Under its safety-by-design priority, the government said that regulated providers will have to look at all areas of their services and business models, including the role of algorithms, when considering how to protect their users online, and focus on embedding safety outcomes throughout the design and development of new features and functionalities.

“The government believes the goal should be to prevent harm from occurring in the first place, wherever possible,” it said in the SSP. “While this is clearly a material challenge, Ofcom has significant powers at its disposal – including information gathering, audit, enforcement and penalty powers – to ensure providers comply with their statutory duties to protect users online.”

The government added that it is crucial to continue building an evidence base on online harms, including the prevalence and types of harmful content, as well as how children interact with them, to effectively promote safety by design.

To foster trust and accountability, the government said it wants Ofcom to create a “culture of candour” via the regulators transparency reporting regime, which should help expose the greatest harms and address any systemic issues they uncover.

“The transparency reporting regime should highlight best practice and provide clear examples of what platforms can do to keep their users safe,” it said. “To ensure that this information can be meaningfully used by the public, transparency reports should be clear, easy to use and accessible.

“They should have sufficient detail and depth to ensure that they can be used by researchers to improve understanding of online harms and understand why they are occurring, and by law enforcement to keep the public safe.”

Any transparency and accountability efforts should include creating clear and consistently applied terms of service; making platforms directly accountable to their users; and providing coroners with access to data via Ofcom following the death of a child, so they can understand how online activity may have contributed.

To ensure regulatory agility, Ofcom will be required to monitor, assess and mitigate the negative impacts of new technologies – particularly artificial intelligence (AI) – that can be used to proliferate online harms.

“Ofcom should identify and mitigate risks to users emerging from the sharing of AI-generated content on regulated services, and the deployment of AI by regulated services on their platforms, such as AI-driven content recommendation systems and embedded AI tools for users,” it said.

The SSP further dictates that Ofcom must encourage innovation in safety technology: “Under the act, Ofcom can recommend the adoption of technologies to services in its codes of practice and guidance to outline a clear path for industry to take to comply with the duties in the act.

“The government will be a partner in helping Ofcom understand the effectiveness of different technologies and approaches and encourages Ofcom to be ambitious in its recommendations and ensure they maintain pace with technology as it develops.”

The government specifically highlighted the need for Ofcom to support the development of more effective age-assurance technologies.
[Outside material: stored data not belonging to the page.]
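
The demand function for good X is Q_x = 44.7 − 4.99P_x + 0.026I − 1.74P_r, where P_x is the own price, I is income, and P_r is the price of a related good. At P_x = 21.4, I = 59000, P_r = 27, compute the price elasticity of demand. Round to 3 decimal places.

-0.075

First evaluate Q_x: 44.7 − 4.99(21.4) + 0.026(59000) − 1.74(27) = 44.7 − 106.786 + 1534 − 46.98 = 1424.934.
∂Q_x/∂P_x = −4.99, so E_p = (−4.99)·(21.4/1424.934) ≈ -0.075.
|E_p| < 1: demand is inelastic.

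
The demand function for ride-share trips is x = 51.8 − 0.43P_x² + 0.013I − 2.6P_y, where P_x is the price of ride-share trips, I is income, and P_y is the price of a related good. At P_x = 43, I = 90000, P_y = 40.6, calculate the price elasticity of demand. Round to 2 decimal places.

At the given point, x = 51.8 − 0.43(43)² + 0.013(90000) − 2.6(40.6) = 51.8 − 795.07 + 1170 − 105.56 = 321.17.
∂x/∂P_x = −2·0.43·P_x = -36.98, so E_p = -36.98·(43/321.17) ≈ -4.95.
|E_p| > 1: demand is elastic.

-4.95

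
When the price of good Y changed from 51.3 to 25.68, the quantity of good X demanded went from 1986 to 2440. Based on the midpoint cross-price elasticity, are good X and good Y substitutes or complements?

complements

%ΔQ_x = (2440 − 1986)/[(1986+2440)/2] = 454/2213 ≈ 0.2052.
%ΔP_y = (25.68 − 51.3)/[(51.3+25.68)/2] ≈ -0.6656.
E_xy = 0.2052/-0.6656 ≈ -0.308.
E_xy < 0, so the goods are complements.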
It added that these technologies would need to preserve a high standard of privacy while ensuring that children are protected online.  
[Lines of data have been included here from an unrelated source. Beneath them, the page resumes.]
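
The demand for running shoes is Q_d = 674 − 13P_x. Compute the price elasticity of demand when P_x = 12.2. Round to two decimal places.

At P_x = 12.2, Q_d = 515.4.
dQ_d/dP_x = −13.
Point elasticity E = (dQ_d/dP_x)·(P_x/Q_d) = -13 × 12.2/515.4 ≈ -0.31.
|E| < 1, so demand is inelastic at this price.

-0.31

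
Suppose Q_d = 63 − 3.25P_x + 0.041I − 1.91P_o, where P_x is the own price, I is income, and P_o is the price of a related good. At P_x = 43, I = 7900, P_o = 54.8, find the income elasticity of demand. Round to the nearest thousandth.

Substituting, Q_d = 63 − 3.25(43) + 0.041(7900) − 1.91(54.8) = 63 − 139.75 + 323.9 − 104.668 = 142.482.
∂Q_d/∂I = +0.041, so E_I = 0.041·(7900/142.482) ≈ 2.273.
E_I > 1: normal good (luxury).

2.273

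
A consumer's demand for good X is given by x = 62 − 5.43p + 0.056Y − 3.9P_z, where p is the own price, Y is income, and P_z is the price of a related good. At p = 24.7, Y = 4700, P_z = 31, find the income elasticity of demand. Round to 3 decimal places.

3.750

x = 62 − 5.43(24.7) + 0.056(4700) − 3.9(31) = 62 − 134.121 + 263.2 − 120.9 = 70.179.
∂x/∂Y = +0.056, so E_I = 0.056·(4700/70.179) ≈ 3.750.
E_I > 1: normal good (luxury).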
Each of the strategic priorities also outline the need for further research in a range or areas to help improve the evidence base for online safety action.

The government has therefore announced the launch of new research to explore the effects of smartphone and social media use on children, which is intended to improve policy makers understanding of the relationship between children’s wellbeing and smartphone use, as well as help direct future government action.
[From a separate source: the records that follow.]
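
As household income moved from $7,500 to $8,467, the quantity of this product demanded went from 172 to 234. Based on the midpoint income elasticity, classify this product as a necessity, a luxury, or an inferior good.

%ΔQ = (234 − 172)/[(172+234)/2] = 62/203 ≈ 0.3054.
%ΔI = (8,467 − 7,500)/[(7,500+8,467)/2] = 967/7983.5 ≈ 0.1211.
E_I = %ΔQ/%ΔI ≈ 2.522.
E_I > 1: normal good (luxury).

luxury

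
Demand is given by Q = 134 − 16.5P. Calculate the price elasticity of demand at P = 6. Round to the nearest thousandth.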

“We’re firing the starting gun on research which will help build the evidence base we need to keep children safe online,” said Kyle. “I am committed to using all the tools at our disposal from monitoring the impact of new laws, creating more and better evidence, and working with online safety campaigners and charities to achieve this goal.”

In April 2024, Ofcom published its draft online child safety rules for technology firms, which called on them to use “robust” age-checking and content moderation systems to keep harmful material away from children online.

The draft codes include measures to ensure tech firms compliance, including by having a named senior person accountable for compliance with the children’s safety duties; an annual senior-body review of all risk management activities relating to children’s safety; and an employee code of conduct that sets standards for employees around protecting children.